Market Reality: Urgent Demand, Limited Supply
Every company is racing to put AI into production. Not research—production. Customer-facing features, business-critical automation, revenue-generating AI products.
And they’re discovering that data scientists, who are brilliant at building models, often don’t know how to deploy them reliably. The model works beautifully in a notebook but fails in production because of data pipeline issues, latency problems, or infrastructure limitations.
This is where MLOps engineers come in. The demand is enormous and growing faster than supply.

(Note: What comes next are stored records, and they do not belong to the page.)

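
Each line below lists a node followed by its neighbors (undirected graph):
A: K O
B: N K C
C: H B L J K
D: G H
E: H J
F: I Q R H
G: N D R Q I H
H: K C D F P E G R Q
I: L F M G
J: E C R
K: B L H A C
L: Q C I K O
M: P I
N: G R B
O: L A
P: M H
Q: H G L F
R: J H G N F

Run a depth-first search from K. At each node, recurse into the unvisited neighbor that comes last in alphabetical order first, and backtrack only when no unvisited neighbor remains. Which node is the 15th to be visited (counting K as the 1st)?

J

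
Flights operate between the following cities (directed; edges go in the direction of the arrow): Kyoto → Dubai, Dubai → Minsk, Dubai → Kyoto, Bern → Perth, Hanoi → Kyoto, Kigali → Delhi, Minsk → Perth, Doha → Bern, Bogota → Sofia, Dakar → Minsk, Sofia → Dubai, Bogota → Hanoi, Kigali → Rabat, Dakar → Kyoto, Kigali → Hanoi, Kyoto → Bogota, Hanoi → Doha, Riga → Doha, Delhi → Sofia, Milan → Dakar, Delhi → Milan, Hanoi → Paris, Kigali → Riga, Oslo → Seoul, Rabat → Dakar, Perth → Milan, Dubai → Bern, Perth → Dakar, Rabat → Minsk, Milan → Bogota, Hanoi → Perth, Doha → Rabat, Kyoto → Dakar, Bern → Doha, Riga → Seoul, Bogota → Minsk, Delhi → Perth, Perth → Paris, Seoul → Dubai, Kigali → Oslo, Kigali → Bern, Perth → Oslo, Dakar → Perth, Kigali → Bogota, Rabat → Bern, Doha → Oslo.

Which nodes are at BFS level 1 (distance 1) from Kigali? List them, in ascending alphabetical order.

Bern, Bogota, Delhi, Hanoi, Oslo, Rabat, Riga

Level 0: Kigali
Level 1: Bern, Bogota, Delhi, Hanoi, Oslo, Rabat, Riga
Level 2: Dakar, Doha, Kyoto, Milan, Minsk, Paris, Perth, Seoul, Sofia
Level 3: Dubai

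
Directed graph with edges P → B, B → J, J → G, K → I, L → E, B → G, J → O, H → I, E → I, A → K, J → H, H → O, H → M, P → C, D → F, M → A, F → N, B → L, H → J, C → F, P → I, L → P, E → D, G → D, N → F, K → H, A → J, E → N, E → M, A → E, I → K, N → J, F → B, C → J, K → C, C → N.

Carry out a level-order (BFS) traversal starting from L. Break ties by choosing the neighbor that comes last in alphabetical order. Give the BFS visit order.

L -> P -> E -> I -> C -> B -> N -> M -> D -> K -> J -> F -> G -> A -> H -> O

Visit L; enqueue P, E → queue [P, E]
Visit P; enqueue I, C, B → queue [E, I, C, B]
Visit E; enqueue N, M, D → queue [I, C, B, N, M, D]
Visit I; enqueue K → queue [C, B, N, M, D, K]
Visit C; enqueue J, F → queue [B, N, M, D, K, J, F]
Visit B; enqueue G → queue [N, M, D, K, J, F, G]
Visit N → queue [M, D, K, J, F, G]
Visit M; enqueue A → queue [D, K, J, F, G, A]
Visit D → queue [K, J, F, G, A]
Visit K; enqueue H → queue [J, F, G, A, H]
Visit J; enqueue O → queue [F, G, A, H, O]
Visit F → queue [G, A, H, O]
Visit G → queue [A, H, O]
Visit A → queue [H, O]
Visit H → queue [O]
Visit O → queue []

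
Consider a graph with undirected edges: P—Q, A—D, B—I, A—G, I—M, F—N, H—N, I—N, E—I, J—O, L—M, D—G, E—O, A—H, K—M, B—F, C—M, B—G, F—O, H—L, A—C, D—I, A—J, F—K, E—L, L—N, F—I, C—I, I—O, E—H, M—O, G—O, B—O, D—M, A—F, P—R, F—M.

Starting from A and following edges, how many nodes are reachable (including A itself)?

15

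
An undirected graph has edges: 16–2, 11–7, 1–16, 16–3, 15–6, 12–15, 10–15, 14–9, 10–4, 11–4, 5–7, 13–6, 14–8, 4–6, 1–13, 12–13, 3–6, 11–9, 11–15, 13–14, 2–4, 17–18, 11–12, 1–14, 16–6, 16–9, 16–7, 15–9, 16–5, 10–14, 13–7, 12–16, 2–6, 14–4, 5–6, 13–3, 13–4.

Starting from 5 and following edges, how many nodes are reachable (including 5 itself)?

16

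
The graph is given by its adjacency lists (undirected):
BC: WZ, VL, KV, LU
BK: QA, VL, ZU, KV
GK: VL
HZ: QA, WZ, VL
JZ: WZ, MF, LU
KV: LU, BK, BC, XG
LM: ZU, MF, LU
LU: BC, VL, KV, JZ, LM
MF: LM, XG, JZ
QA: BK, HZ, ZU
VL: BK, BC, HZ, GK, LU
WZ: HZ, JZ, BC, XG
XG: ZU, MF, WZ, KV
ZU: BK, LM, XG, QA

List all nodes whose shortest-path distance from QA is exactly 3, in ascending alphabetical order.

Level 0: QA
Level 1: BK, HZ, ZU
Level 2: KV, LM, VL, WZ, XG
Level 3: BC, GK, JZ, LU, MF

BC, GK, JZ, LU, MF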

From my recruiting experience:
- MLOps roles are 40% harder to fill than platform engineering roles
- Compensation is competitive or better than platform engineering
- Strategic importance is high—AI is a board-level priority at most companies
Who Should Consider MLOps Over Platform Engineering?
MLOps makes sense if:
- Your company has significant AI/ML roadmap (fintech fraud detection, health tech diagnostics, recommendation systems, etc.)
- You enjoy deep technical challenges more than product-oriented work
- You’re interested in the intersection of infrastructure and AI/ML
- You want to work at the cutting edge of technology deployment
Platform engineering makes sense if:
- You enjoy product thinking and developer experience
- You want to enable broad engineering productivity
- You prefer building self-service platforms over deep technical specialization
Both are great careers. Choose based on your interests and your company’s strategic direction.
Career Trajectory: Strategic Role with Strong Compensation
MLOps engineers have a seat at the strategy table because AI is business-critical. When your company’s competitive advantage depends on AI features, the people who ensure those features work in production are strategically important.
The role also has strong career progression:
- MLOps Engineer → Senior MLOps/ML Platform Engineer → ML Infrastructure Lead → VP of ML Engineering
It’s a narrower specialty than platform engineering, but the impact is deep and the career path is clear.
The Comparison: Platform Engineering vs MLOps
Platform Engineering:
- Broader scope (enable all developers)
- Requires product thinking and stakeholder management
- Focus on self-service and developer experience
- Cross-functional team collaboration
MLOps:
- Narrower scope (enable data science and AI products)
- Requires deep technical expertise and reliability focus
- Focus on model deployment and production ML infrastructure
- Close partnership with data science teams
Both evolved from DevOps. Neither is “better”—they’re different paths optimized for different interests and company contexts.
My Call to Action
If you’re a DevOps engineer evaluating your next career move, don’t just default to “I should do platform engineering because that’s what everyone’s talking about.”
Ask yourself:
- What is my company investing in? Platform tooling or AI/ML products?
- What do I enjoy more? Product-oriented work or deep technical infrastructure?
- Where is the market opportunity in my industry?
If the answer is AI/ML, evaluate MLOps seriously. It’s a phenomenal career path that needs people with DevOps DNA.
Question for the Community
Has anyone here made the transition from DevOps to MLOps? What was the hardest part to learn? What surprised you about the role?
For those considering it, what’s holding you back?